Biden et l'Autopen : la théorie du complot qui enflamme le web

Mike Howell a découvert une lettre du procureur général du Missouri remettant en question la capacité mentale du président Joseph R. Biden Jr. à signer des pardons et des décrets, suscitant de vives réactions. Bien qu’aucune preuve n’indique que M. Biden ait été manipulé, la théorie obscène s’est répandue rapidement sur les réseaux sociaux et au sein des médias conservateurs. La polémique tourne autour de l’utilisation des machines appelées autopen pour reproduire fidèlement la signature d’une personne, une pratique qui n’est ni nouvelle ni illégale.

Biden et l’Autopen : la théorie du complot qui enflamme le web

La question de l’utilisation de l’autopen par le président Biden

Mike Howell, directeur du projet de surveillance lié à la Conservative Heritage Foundation, avait déjà analysé plusieurs signatures de M. Biden avant même qu’une lettre du procureur général ne lance une controverse. Il a exprimé son enthousiasme face à cette opportunité inattendue : « C’était le numéro 8 sur la liste des tâches… Puis Ag Bailey laisse tomber sa lettre et il tire au sommet ». Les accusations se concentrent sur le fait que certaines signatures pourraient être produites par un autopen – un appareil permettant de reproduire des signatures authentiques avec précision. L’intérêt public pour ce sujet a explosé après que Howell en ait parlé sur X, entraînant alors une couverture médiatique intensive allant des stations de radio aux podcasts populaires.
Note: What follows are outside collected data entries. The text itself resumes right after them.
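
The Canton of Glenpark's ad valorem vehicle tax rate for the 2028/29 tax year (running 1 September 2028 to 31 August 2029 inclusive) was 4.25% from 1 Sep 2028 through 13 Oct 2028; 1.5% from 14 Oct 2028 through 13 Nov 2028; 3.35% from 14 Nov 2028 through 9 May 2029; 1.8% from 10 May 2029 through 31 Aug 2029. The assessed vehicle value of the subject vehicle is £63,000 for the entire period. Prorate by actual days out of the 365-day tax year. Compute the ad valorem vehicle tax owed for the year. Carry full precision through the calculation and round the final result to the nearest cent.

£1,773.32

1 Sep – 13 Oct 2028: 43 days at 4.25% → £63,000 × 4.25% × 43/365 = £315.4315
14 Oct – 13 Nov 2028: 31 days at 1.5% → £63,000 × 1.5% × 31/365 = £80.2603
14 Nov 2028 – 9 May 2029: 177 days at 3.35% → £63,000 × 3.35% × 177/365 = £1,023.4479
10 May – 31 Aug 2029: 114 days at 1.8% → £63,000 × 1.8% × 114/365 = £354.1808
Total = £1,773.3205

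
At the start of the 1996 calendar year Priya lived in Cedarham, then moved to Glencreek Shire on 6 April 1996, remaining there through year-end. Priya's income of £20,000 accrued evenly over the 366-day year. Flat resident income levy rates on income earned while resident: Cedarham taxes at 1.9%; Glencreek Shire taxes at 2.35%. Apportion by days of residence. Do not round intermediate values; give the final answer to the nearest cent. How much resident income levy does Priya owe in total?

£446.39

Cedarham, 1 January – 5 April 1996: 96 days → £20,000 × 1.9% × 96/366 = £99.6721
Glencreek Shire, 6 April – 31 December 1996: 270 days → £20,000 × 2.35% × 270/366 = £346.7213
Total = £446.3934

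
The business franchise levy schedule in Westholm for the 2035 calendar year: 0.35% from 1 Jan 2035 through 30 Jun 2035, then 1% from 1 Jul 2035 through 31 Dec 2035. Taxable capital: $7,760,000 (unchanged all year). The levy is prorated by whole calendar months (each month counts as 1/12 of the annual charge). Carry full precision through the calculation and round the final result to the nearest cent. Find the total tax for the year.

$52,380.00

1 Jan – 30 Jun 2035: 6 months at 0.35% → $7,760,000 × 0.35% × 6/12 = $13,580.0000
1 Jul – 31 Dec 2035: 6 months at 1% → $7,760,000 × 1% × 6/12 = $38,800.0000
Total = $52,380.0000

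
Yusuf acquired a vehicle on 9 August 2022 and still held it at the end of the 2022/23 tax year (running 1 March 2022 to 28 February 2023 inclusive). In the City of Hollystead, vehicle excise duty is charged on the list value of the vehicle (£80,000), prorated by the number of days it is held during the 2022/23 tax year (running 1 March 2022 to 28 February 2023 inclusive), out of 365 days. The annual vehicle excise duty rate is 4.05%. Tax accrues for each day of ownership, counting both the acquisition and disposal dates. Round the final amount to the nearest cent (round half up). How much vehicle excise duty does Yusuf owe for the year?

Days held (9 August 2022 – 28 February 2023): 204 out of 365
Tax = £80,000 × 4.05% × 204/365 = £1,810.8493

£1,810.85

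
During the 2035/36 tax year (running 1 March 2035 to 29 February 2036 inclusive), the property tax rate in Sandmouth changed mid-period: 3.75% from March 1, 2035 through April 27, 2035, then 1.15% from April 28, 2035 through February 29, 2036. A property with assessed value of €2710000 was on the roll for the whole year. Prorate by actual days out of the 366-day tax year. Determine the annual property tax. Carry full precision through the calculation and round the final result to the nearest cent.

€42330.79

March 1 – April 27, 2035: 58 days at 3.75% → €2710000 × 3.75% × 58/366 = €16104.5082
April 28, 2035 – February 29, 2036: 308 days at 1.15% → €2710000 × 1.15% × 308/366 = €26226.2842
Total = €42330.7923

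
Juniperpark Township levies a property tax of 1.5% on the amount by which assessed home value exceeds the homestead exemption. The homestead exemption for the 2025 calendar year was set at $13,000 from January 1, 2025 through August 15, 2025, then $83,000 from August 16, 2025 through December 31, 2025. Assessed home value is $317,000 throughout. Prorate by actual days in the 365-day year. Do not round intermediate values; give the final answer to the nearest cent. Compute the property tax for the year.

$4,163.01

January 1 – August 15, 2025: 227 days, exemption $13,000 → ($317,000 − $13,000) × 1.5% × 227/365 = $2,835.9452
August 16 – December 31, 2025: 138 days, exemption $83,000 → ($317,000 − $83,000) × 1.5% × 138/365 = $1,327.0685
Total = $4,163.0137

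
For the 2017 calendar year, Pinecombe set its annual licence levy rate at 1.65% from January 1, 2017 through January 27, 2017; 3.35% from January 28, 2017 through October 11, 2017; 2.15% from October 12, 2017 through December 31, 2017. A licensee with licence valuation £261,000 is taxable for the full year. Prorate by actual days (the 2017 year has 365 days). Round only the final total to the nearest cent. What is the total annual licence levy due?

£7,720.24

January 1 – January 27, 2017: 27 days at 1.65% → £261,000 × 1.65% × 27/365 = £318.5630
January 28 – October 11, 2017: 257 days at 3.35% → £261,000 × 3.35% × 257/365 = £6,156.3822
October 12 – December 31, 2017: 81 days at 2.15% → £261,000 × 2.15% × 81/365 = £1,245.2918
Total = £7,720.2370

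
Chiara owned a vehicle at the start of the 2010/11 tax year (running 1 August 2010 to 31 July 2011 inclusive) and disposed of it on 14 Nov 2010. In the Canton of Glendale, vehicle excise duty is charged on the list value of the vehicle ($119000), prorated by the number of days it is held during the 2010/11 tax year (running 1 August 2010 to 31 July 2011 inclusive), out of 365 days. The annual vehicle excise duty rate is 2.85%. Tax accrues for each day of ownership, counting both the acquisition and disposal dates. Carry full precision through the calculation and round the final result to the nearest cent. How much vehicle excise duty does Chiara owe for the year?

Days held (1 Aug – 14 Nov 2010): 106 out of 365
Tax = $119000 × 2.85% × 106/365 = $984.9288

$984.93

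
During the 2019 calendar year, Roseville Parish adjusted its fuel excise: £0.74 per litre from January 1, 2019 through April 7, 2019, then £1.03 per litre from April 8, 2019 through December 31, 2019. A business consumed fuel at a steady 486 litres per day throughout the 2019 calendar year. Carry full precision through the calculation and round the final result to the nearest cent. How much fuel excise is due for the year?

January 1 – April 7, 2019: 97 days × 486 litres/day = 47,142 litres at £0.74/litre → £34885.08
April 8 – December 31, 2019: 268 days × 486 litres/day = 130,248 litres at £1.03/litre → £134155.44

£169040.52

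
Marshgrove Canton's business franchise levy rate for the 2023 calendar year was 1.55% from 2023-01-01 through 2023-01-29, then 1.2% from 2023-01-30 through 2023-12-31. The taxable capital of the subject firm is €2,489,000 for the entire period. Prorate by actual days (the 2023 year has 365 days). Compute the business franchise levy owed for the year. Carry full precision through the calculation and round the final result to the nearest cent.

2023-01-01 to 2023-01-29: 29 days at 1.55% → €2,489,000 × 1.55% × 29/365 = €3,065.2205
2023-01-30 to 2023-12-31: 336 days at 1.2% → €2,489,000 × 1.2% × 336/365 = €27,494.9260
Total = €30,560.1466

€30,560.15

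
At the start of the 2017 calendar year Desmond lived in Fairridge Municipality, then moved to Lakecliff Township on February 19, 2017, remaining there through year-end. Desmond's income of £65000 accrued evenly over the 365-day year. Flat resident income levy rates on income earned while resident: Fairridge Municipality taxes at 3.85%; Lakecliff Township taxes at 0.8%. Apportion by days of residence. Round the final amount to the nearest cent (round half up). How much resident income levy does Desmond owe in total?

£786.14

Fairridge Municipality, January 1 – February 18, 2017: 49 days → £65000 × 3.85% × 49/365 = £335.9521
Lakecliff Township, February 19 – December 31, 2017: 316 days → £65000 × 0.8% × 316/365 = £450.1918
Total = £786.1438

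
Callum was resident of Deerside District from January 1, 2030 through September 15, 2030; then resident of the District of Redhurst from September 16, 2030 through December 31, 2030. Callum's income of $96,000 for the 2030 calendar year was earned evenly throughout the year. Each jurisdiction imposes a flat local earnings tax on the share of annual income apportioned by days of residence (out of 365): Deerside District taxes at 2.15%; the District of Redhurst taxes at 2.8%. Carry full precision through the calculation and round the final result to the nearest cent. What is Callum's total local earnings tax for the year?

$2,246.93

Deerside District, January 1 – September 15, 2030: 258 days → $96,000 × 2.15% × 258/365 = $1,458.9370
The District of Redhurst, September 16 – December 31, 2030: 107 days → $96,000 × 2.8% × 107/365 = $787.9890
Total = $2,246.9260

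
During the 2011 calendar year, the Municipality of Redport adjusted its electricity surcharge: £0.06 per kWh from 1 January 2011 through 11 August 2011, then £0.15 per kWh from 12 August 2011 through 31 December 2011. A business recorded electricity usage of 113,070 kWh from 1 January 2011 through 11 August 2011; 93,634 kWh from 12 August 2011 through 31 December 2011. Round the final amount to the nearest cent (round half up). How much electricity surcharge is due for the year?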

Une propagation rapide d’idées farfelues dans les médias conservateurs

La réponse médiatique a été phénoménale : le terme « autopen » a été mentionné 6 188 fois rien qu’un jour spécifique et a conduit les journalistes à explorer cette thématique plus en profondeur. Des figures politiques comme Donald Trump ont eux aussi soulevé cette question lors d’événements publics, dénonçant ostensiblement l’utilisation supposée non transparente des autopens par Joe Biden. Trump lui-même s’est moqué ouvertement de la situation : « La personne qui a exploité l’autopen… je pense que nous devons découvrir qui était cela parce que je suppose que c’était le vrai président ». Cela traduit bien la tendance actuelle où chaque mouvement présidentiel est minutieusement scruté sous divers angles afin d’en tirer parti politiquement.
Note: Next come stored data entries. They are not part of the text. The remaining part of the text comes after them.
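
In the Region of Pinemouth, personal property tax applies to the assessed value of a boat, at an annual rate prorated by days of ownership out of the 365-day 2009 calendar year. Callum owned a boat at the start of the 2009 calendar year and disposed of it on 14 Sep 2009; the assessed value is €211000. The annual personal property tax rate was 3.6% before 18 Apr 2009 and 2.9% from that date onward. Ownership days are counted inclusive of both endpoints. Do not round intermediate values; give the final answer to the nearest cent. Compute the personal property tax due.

€4741.43

1 Jan – 17 Apr 2009: 107 days at 3.6% → €211000 × 3.6% × 107/365 = €2226.7726
18 Apr – 14 Sep 2009: 150 days at 2.9% → €211000 × 2.9% × 150/365 = €2514.6575
Total = €4741.4301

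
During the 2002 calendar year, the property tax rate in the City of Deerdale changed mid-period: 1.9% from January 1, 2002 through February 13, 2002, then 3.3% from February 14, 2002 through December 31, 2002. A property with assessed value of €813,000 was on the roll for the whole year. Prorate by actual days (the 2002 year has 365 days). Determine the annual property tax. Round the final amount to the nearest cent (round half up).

€25,456.92

January 1 – February 13, 2002: 44 days at 1.9% → €813,000 × 1.9% × 44/365 = €1,862.1041
February 14 – December 31, 2002: 321 days at 3.3% → €813,000 × 3.3% × 321/365 = €23,594.8192
Total = €25,456.9233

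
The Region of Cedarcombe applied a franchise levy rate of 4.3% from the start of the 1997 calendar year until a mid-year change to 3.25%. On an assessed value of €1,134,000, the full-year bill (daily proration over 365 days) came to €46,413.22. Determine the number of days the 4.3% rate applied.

Let d = days at the first rate; then 365 − d days at the second rate.
€1,134,000 × [4.3%·d + 3.25%·(365−d)] / 365 = €46,413.22
Solving gives d = 293, so the new rate took effect on 21 Oct 1997.

293 days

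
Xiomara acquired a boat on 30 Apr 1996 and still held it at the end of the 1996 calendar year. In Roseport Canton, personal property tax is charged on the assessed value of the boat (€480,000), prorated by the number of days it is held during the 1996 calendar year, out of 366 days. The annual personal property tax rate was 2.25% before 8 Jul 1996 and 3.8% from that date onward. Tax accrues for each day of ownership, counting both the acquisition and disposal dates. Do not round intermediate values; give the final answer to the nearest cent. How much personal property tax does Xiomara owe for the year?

30 Apr – 7 Jul 1996: 69 days at 2.25% → €480,000 × 2.25% × 69/366 = €2,036.0656
8 Jul – 31 Dec 1996: 177 days at 3.8% → €480,000 × 3.8% × 177/366 = €8,820.9836
Total = €10,857.0492

€10,857.05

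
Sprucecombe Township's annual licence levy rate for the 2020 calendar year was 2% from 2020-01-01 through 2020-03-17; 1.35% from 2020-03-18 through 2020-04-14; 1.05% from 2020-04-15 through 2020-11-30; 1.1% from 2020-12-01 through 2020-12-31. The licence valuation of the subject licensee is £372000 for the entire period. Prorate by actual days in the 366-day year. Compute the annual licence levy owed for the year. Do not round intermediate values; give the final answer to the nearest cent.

2020-01-01 to 2020-03-17: 77 days at 2% → £372000 × 2% × 77/366 = £1565.2459
2020-03-18 to 2020-04-14: 28 days at 1.35% → £372000 × 1.35% × 28/366 = £384.1967
2020-04-15 to 2020-11-30: 230 days at 1.05% → £372000 × 1.05% × 230/366 = £2454.5902
2020-12-01 to 2020-12-31: 31 days at 1.1% → £372000 × 1.1% × 31/366 = £346.5902
Total = £4750.6230

£4750.62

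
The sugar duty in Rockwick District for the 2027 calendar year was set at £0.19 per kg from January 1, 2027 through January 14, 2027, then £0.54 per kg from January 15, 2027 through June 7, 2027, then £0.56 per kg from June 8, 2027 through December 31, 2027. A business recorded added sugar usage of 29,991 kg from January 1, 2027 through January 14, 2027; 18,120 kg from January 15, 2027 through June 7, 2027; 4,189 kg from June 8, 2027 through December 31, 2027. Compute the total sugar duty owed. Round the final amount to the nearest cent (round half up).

£17828.93

January 1 – January 14, 2027: 29,991 kg at £0.19/kg → £5698.29
January 15 – June 7, 2027: 18,120 kg at £0.54/kg → £9784.80
June 8 – December 31, 2027: 4,189 kg at £0.56/kg → £2345.84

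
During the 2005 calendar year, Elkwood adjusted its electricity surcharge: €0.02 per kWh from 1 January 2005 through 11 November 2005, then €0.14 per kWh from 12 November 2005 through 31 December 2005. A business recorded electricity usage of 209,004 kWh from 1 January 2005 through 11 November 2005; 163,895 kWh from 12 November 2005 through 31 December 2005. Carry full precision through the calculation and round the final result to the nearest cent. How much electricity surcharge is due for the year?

1 January – 11 November 2005: 209,004 kWh at €0.02/kWh → €4180.08
12 November – 31 December 2005: 163,895 kWh at €0.14/kWh → €22945.30

€27125.38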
Doutes juridiques autour des procédures découlant des pardons

Malgré tout cet engouement critique entourant ces documents officiels signés par M. Biden, il est essentiel de noter qu’aucune loi fédérale n’interdit explicitement l’usage d’un autopen pour approuver des mesures telles que les pardons ou les décrets exécutifs. En fait, un mémo du ministère américain de la Justice remonte à 2003 confirmant leur légalité lorsqu’il stipule qu’un président peut diriger ses subordonnés dans leurs actions administratives. Les critiques appartenant même aux rangs conservateurs pointent également le manque d’évidences tangibles concernant toute malversation quant aux promesses faites par Biden via ses élections ; certains affirment même qu’« aucun complot » réel associé au président n’a jamais pu être démontré.

Implications futures concernant l’affaire des signatures

Malgré les diverses critiques formulées contre cette hypothèse liée aux signatures imprimées mécaniquement dans son administration présidiale actuelle ou antérieure, Mike Howell affirme vouloir approfondir ses recherches concernant tous les documents signés relevant directement du bureau ovale, notamment ceux relatifs aux pardons. Il ambitionne d’approfondir ses investigations tout en s’appuyant également sur la loi sur la liberté d’information pour obtenir encore plus d’informations pertinentes à partir légalement accessibles. Avec ce propos très précis énoncé récemment : « Nous chargeons le canon pour toutes sortes de choses », Howell démontre ainsi sa détermination et son engagement personnel envers ce sujet particulièrement épineux touchant à près-de-soixante-dix millions d’Américains au quotidien gravitant autour du pouvoir exécutif actuellement exercé.